Turkey's operation in northern Syria is a legitimate right granted to the country by NATO. In addition, some bilateral agreements, such as the Adana Accord signed between Turkey and Syria in 1998, give Ankara the right to cross-border operations to combat terrorism. It is not clear on what legal grounds dozens of Western countries, including the U.S. and France, which strongly oppose Turkey's presence in the region, have troops in Syria today.

The claim that the YPG is a structure fighting Daesh is a myth. The YPG is a terrorist organization that is just a secular version of Daesh.
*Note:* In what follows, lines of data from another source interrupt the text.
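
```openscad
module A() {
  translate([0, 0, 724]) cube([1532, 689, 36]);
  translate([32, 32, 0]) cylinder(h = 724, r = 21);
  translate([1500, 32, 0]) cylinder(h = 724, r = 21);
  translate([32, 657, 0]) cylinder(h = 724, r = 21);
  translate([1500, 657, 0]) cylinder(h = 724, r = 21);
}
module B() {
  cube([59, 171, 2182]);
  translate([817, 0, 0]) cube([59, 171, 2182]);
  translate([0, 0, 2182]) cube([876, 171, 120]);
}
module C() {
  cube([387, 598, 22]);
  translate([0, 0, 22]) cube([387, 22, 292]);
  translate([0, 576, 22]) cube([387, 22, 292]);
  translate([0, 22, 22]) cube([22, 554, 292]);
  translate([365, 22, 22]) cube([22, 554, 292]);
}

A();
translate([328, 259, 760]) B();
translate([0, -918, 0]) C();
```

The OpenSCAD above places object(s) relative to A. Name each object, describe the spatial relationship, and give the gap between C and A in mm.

A is a table. B is a door frame. C is an open box. The door frame is on top of the table, centred. The open box is on the floor beside the table on its −y side. The gap between the open box and the table is 320 mm.

The open box's nearest face is 320 mm from the table's −y face.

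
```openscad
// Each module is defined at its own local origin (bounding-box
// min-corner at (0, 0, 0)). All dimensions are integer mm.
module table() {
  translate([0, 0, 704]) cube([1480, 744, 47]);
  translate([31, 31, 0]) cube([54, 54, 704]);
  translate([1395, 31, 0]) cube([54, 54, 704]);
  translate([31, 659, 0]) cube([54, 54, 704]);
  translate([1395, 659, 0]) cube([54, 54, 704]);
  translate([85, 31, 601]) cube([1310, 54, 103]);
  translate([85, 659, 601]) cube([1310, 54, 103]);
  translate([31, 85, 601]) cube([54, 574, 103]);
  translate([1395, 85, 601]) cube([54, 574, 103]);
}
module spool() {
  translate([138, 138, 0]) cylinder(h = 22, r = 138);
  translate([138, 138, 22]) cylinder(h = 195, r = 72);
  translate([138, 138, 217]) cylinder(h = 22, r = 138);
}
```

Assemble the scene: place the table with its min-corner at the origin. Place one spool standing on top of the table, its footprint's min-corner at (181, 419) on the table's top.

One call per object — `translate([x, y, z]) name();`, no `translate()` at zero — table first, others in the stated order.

table();
translate([181, 419, 751]) spool();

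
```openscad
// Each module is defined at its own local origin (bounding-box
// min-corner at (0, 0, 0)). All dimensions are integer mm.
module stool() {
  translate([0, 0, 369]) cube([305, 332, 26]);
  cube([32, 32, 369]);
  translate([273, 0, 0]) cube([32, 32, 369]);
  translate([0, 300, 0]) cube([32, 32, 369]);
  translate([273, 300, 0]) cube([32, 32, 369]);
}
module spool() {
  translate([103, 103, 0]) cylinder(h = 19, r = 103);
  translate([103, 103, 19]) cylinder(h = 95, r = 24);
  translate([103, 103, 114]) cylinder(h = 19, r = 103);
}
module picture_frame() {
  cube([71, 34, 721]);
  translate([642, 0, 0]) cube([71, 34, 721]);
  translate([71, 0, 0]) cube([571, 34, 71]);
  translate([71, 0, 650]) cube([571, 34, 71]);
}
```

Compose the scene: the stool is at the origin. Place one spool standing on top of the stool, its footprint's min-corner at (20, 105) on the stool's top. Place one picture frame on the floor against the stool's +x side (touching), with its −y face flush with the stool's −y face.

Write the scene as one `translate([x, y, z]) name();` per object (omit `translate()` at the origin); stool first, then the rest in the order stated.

stool();
translate([20, 105, 395]) spool();
translate([305, 0, 0]) picture_frame();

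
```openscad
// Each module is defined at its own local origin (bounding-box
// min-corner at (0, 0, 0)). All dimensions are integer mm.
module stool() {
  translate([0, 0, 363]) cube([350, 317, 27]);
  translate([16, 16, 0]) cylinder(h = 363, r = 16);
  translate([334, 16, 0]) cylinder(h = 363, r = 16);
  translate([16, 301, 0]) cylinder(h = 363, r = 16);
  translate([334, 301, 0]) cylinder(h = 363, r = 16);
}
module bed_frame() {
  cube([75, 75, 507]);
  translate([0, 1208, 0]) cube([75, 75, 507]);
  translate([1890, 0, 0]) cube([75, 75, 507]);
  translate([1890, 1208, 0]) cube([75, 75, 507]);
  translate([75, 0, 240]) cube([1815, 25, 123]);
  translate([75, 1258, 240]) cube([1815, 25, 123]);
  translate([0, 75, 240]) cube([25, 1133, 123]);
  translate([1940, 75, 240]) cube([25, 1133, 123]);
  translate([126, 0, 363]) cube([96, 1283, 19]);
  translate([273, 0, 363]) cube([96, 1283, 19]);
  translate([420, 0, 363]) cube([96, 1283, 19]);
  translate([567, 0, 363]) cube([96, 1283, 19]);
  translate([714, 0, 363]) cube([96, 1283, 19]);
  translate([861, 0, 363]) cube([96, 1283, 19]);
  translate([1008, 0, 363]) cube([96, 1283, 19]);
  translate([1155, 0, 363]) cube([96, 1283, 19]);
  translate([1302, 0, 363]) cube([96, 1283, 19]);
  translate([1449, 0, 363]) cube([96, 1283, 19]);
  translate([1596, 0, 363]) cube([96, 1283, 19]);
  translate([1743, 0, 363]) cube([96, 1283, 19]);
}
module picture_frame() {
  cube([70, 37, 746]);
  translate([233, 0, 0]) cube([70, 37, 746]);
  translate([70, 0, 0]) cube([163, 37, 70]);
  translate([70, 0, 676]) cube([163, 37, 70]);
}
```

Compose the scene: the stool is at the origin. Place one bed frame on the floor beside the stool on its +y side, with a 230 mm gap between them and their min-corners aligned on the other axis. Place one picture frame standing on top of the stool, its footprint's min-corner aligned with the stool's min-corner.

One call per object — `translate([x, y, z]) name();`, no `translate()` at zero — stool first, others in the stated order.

stool();
translate([0, 547, 0]) bed_frame();
translate([0, 0, 390]) picture_frame();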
The fact that they have now released Daesh terrorists they held in jails as a trump card over the Turkish Armed Forces' (TSK) operation, as they did earlier in Raqqa, is evidence of this. In contrast, Turkey, which has lost hundreds of its citizens in acts of terrorism by Daesh, is the state staging the most effective fight against the organization in the region. Turkey has stopped nearly 8,000 Daesh terrorists trying to enter Syria from various parts of the world, especially Europe, as well as neutralizing thousands of them in military operations.

Should the U.S. and Europe not have at least one legal, logical or humanitarian justification to oppose the operation by their ally, Turkey, against the terrorist organization?